Jeremy Heath-Smith, of Eidos, the company that makes the Tomb Raider computer game, earned a total of pounds 3,926,345 - up from pounds 1,858,666 in 1997 - making him by far the company's highest-paid director.
Mr Heath-Smith is the managing director of Core Design, the company that created the Tomb Raider game and which Eidos took over in 1996.
The chief executive of Eidos, Charles Cornwall, received a pounds 600,000 bonus, taking his total package to pounds 1.12m and was also awarded 215,000 share options which are currently showing a paper profit of pounds 3m.
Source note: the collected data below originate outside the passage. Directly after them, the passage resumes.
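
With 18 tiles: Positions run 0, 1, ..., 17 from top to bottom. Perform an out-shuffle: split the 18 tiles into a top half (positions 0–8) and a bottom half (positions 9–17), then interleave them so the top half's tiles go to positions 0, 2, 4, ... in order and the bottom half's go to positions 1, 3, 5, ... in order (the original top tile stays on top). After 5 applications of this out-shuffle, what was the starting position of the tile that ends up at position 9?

Work backwards from position 9, undoing one out-shuffle at a time:
9 ← 13 ← 15 ← 16 ← 8 ← 4
So the tile now at position 9 started at position 4.

4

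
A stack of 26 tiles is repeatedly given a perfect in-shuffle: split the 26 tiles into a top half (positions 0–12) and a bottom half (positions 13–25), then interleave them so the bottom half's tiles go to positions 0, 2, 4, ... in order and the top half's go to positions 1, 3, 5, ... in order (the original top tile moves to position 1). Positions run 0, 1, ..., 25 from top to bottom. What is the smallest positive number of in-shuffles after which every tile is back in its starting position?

The in-shuffle permutes the 26 positions with cycle lengths [2, 6, 18].
Every tile is home exactly when every cycle has completed a whole number of laps, i.e. after lcm(2, 6, 18) = 18 in-shuffles.

18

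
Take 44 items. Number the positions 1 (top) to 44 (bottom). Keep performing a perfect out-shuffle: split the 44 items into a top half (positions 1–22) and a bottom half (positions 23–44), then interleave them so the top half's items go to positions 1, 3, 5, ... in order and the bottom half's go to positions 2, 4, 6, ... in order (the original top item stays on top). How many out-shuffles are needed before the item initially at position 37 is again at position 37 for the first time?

14

Follow position 37 under repeated out-shuffles:
37 → 30 → 16 → 31 → 18 → 35 → 26 → 8 → 15 → 29 → 14 → 27 → 10 → 19 → 37
It first returns after 14 out-shuffles.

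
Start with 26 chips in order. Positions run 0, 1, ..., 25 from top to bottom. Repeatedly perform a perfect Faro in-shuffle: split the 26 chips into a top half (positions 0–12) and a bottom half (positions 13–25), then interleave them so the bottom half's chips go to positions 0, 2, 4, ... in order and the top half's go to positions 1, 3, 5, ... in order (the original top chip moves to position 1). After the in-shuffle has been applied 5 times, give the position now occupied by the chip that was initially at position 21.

1

Track the chip's position through each in-shuffle:
21 → 16 → 6 → 13 → 0 → 1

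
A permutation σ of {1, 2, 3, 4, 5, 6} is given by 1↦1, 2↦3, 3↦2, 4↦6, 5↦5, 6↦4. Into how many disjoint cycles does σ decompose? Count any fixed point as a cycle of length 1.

Cycle decomposition: (1) (2 3) (4 6) (5).
4 cycles.

4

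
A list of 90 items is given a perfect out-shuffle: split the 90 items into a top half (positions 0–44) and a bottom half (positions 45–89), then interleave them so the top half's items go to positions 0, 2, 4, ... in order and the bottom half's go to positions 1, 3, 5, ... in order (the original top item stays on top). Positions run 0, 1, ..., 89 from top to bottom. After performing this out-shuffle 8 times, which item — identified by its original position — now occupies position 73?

50

Work backwards from position 73, undoing one out-shuffle at a time:
73 ← 81 ← 85 ← 87 ← 88 ← 44 ← 22 ← 11 ← 50
So the item now at position 73 started at position 50.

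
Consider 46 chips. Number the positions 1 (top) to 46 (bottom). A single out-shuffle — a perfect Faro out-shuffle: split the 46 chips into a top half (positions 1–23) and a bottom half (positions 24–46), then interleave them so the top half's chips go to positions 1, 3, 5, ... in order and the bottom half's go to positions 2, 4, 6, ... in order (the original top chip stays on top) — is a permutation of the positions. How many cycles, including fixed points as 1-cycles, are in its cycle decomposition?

9

Trace each unvisited position around until it returns:
(1) (2 3 5 9 17 33 ... len 12) (4 7 13 25) (6 11 21 41 36 26) (8 15 29 12 23 45 ... len 12) (10 19 37 28) (16 31) (22 43 40 34) ... plus 1 more
9 cycles in total.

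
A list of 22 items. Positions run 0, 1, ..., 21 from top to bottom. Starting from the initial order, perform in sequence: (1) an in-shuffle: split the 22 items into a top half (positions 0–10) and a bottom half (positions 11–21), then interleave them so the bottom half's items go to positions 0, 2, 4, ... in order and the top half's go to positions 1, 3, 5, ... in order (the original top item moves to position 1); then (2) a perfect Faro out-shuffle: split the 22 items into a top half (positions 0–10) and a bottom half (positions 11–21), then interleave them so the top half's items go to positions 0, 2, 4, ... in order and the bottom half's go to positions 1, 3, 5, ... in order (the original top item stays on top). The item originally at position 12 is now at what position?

Track the item from position 12 forward through each operation:
  after op 1 (in-shuffle): 12 → 2
  after op 2 (out-shuffle): 2 → 4

4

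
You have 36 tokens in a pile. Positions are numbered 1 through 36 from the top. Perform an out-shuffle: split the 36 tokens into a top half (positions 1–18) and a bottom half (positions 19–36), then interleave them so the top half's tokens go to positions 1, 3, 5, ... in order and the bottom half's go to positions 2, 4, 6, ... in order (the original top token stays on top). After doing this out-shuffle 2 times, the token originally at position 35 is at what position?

32

Track the token's position through each out-shuffle:
35 → 34 → 32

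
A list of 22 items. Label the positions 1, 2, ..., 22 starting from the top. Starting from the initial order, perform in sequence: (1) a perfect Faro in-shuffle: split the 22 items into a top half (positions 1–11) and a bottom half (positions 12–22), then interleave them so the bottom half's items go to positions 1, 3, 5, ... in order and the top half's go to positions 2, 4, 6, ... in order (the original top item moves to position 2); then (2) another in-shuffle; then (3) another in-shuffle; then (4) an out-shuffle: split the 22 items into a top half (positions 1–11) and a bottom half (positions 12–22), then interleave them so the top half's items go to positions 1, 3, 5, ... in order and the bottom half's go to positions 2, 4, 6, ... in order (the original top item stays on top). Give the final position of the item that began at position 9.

5

Track the item from position 9 forward through each operation:
  after op 1 (in-shuffle): 9 → 18
  after op 2 (in-shuffle): 18 → 13
  after op 3 (in-shuffle): 13 → 3
  after op 4 (out-shuffle): 3 → 5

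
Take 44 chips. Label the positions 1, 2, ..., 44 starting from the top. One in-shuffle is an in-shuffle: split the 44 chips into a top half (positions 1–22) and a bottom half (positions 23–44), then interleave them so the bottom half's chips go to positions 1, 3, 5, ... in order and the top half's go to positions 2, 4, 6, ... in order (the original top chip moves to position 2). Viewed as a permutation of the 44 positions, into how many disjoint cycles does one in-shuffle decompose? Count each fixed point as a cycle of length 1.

Trace each unvisited position around until it returns:
(1 2 4 8 16 32 ... len 12) (3 6 12 24) (5 10 20 40 35 25) (7 14 28 11 22 44 ... len 12) (9 18 36 27) (15 30) (21 42 39 33)
7 cycles in total.

7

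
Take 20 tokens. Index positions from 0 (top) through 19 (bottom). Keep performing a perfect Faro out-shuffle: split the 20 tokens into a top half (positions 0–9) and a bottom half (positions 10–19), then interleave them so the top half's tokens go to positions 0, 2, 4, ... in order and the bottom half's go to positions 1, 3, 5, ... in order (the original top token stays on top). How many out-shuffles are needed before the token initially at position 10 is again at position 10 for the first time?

Follow position 10 under repeated out-shuffles:
10 → 1 → 2 → 4 → 8 → 16 → 13 → 7 → 14 → 9 → 18 → 17 → 15 → 11 → 3 → 6 → 12 → 5 → 10
It first returns after 18 out-shuffles.

18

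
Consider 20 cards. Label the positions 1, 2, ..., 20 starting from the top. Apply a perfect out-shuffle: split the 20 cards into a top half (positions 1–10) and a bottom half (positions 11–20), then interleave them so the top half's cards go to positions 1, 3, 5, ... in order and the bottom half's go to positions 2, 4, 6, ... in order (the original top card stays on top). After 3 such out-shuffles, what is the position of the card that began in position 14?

10

Track the card's position through each out-shuffle:
14 → 8 → 15 → 10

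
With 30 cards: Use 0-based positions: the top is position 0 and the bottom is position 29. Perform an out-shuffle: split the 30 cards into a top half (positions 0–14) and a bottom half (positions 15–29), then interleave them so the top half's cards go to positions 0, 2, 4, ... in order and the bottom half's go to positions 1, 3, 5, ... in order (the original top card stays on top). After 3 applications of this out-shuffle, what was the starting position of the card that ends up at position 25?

Work backwards from position 25, undoing one out-shuffle at a time:
25 ← 27 ← 28 ← 14
So the card now at position 25 started at position 14.

14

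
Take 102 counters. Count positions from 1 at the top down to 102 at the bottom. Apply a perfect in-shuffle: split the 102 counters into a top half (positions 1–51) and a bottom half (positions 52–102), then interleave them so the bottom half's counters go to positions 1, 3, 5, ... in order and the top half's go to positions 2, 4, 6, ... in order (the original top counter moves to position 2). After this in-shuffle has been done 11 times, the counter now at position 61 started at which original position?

55

Work backwards from position 61, undoing one in-shuffle at a time:
61 ← 82 ← 41 ← 72 ← 36 ← 18 ← 9 ← 56 ← 28 ← 14 ← 7 ← 55
So the counter now at position 61 started at position 55.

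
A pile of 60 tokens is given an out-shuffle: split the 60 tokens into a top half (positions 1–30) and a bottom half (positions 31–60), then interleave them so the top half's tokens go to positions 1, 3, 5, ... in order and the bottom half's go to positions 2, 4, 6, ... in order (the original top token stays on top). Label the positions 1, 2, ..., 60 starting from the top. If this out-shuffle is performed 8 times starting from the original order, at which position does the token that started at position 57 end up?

59

Track the token's position through each out-shuffle:
57 → 54 → 48 → 36 → 12 → 23 → 45 → 30 → 59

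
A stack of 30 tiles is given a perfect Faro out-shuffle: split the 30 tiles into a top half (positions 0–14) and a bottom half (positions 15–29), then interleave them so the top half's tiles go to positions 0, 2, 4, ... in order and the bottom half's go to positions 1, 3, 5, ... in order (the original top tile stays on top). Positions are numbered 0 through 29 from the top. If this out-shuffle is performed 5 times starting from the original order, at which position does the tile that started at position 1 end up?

3

Track the tile's position through each out-shuffle:
1 → 2 → 4 → 8 → 16 → 3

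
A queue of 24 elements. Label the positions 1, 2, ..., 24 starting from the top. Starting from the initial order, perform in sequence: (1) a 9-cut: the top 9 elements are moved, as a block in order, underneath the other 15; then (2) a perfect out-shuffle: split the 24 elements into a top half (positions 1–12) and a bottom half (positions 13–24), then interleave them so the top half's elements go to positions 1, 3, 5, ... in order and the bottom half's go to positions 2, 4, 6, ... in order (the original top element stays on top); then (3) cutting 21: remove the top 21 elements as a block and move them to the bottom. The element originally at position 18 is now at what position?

Track the element from position 18 forward through each operation:
  after op 1 (cut 9): 18 → 9
  after op 2 (out-shuffle): 9 → 17
  after op 3 (cut 21): 17 → 20

20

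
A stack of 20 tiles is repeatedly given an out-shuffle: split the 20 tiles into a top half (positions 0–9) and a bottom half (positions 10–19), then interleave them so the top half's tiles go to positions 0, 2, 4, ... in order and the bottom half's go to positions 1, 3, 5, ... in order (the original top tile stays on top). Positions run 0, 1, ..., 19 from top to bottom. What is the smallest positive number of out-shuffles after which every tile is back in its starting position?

The out-shuffle permutes the 20 positions with cycle lengths [1, 1, 18].
Every tile is home exactly when every cycle has completed a whole number of laps, i.e. after lcm(1, 18) = 18 out-shuffles.

18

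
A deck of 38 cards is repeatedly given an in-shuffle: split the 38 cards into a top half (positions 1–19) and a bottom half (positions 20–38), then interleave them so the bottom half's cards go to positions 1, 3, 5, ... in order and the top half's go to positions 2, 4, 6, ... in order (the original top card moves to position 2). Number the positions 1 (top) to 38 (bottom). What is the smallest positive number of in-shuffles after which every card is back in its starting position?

12

The in-shuffle permutes the 38 positions with cycle lengths [2, 12, 12, 12].
Every card is home exactly when every cycle has completed a whole number of laps, i.e. after lcm(2, 12) = 12 in-shuffles.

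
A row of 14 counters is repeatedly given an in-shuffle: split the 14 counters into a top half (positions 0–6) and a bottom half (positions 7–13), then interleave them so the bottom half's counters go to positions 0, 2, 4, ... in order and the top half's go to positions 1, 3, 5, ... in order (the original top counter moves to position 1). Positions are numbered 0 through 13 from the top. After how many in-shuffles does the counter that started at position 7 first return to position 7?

4

Follow position 7 under repeated in-shuffles:
7 → 0 → 1 → 3 → 7
It first returns after 4 in-shuffles.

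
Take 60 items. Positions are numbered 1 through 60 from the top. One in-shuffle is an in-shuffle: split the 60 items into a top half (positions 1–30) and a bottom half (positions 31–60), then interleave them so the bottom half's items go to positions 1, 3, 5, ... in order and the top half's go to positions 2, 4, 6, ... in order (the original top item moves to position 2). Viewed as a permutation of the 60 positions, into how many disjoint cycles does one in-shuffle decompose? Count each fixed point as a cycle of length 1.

Trace each unvisited position around until it returns:
(1 2 4 8 16 32 ... len 60)
1 cycle in total.

1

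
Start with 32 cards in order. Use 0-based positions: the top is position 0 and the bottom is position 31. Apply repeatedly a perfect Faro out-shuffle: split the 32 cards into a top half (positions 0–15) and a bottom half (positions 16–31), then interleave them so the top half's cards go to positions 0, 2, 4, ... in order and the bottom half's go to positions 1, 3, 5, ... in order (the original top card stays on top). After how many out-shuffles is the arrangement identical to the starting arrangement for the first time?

5

The out-shuffle permutes the 32 positions with cycle lengths [1, 1, 5, 5, 5, 5, 5, 5].
Every card is home exactly when every cycle has completed a whole number of laps, i.e. after lcm(1, 5) = 5 out-shuffles.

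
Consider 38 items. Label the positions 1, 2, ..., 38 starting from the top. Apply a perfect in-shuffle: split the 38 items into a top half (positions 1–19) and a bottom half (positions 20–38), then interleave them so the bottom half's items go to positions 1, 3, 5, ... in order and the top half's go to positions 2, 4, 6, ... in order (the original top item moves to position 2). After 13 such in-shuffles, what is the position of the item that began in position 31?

Track position through each in-shuffle: 31 → 23 → 7 → 14 → 28 → ... (continuing for 13 shuffles total) → 23.

23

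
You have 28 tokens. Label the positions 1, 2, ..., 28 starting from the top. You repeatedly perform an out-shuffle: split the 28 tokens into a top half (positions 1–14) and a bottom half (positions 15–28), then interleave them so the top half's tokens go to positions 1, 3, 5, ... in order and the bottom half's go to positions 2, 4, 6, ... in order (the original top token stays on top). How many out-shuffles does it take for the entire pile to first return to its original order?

The out-shuffle permutes the 28 positions with cycle lengths [1, 1, 2, 6, 18].
Every token is home exactly when every cycle has completed a whole number of laps, i.e. after lcm(1, 2, 6, 18) = 18 out-shuffles.

18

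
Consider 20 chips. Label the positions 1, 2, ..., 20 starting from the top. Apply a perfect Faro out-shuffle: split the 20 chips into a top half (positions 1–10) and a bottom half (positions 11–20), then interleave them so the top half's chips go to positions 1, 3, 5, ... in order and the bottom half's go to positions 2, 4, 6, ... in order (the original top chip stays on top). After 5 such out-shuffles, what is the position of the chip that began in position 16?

Track the chip's position through each out-shuffle:
16 → 12 → 4 → 7 → 13 → 6

6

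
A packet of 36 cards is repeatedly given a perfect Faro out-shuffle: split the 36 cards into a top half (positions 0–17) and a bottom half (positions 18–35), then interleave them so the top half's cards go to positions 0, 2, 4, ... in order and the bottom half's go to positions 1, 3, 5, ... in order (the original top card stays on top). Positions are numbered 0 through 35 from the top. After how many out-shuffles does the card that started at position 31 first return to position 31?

12

Follow position 31 under repeated out-shuffles:
31 → 27 → 19 → 3 → 6 → 12 → 24 → 13 → 26 → 17 → 34 → 33 → 31
It first returns after 12 out-shuffles.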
Eidos chief operating officer, Mike McGarvey, received share options with a paper profit of pounds 2.8m based on last night's closing share price of 1990p.
According to the Eidos annual report, published yesterday, Mr Heath-Smith's bonus "reflects the enormous contribution that company has made to the results of the group".
In the past two years, Tomb Raider has sold more than 15 million copies. The latest version, Tomb Raider 3, has sold more than four million since its launch last November.
This one game accounts for 57 per cent of Eidos group profits which last year grew from pounds 19.5m to pounds 39.2m on sales up from pounds 137m to pounds 226m.
The accounts also show that Eidos is one of 25 defendants named in a $100m lawsuit filed in Kentucky by lawyers acting on behalf of the families of three school children shot dead when a fellow pupil opened fire in December, 1997. The lawsuit claims that the incident was caused by playing violent video games and watching violent films.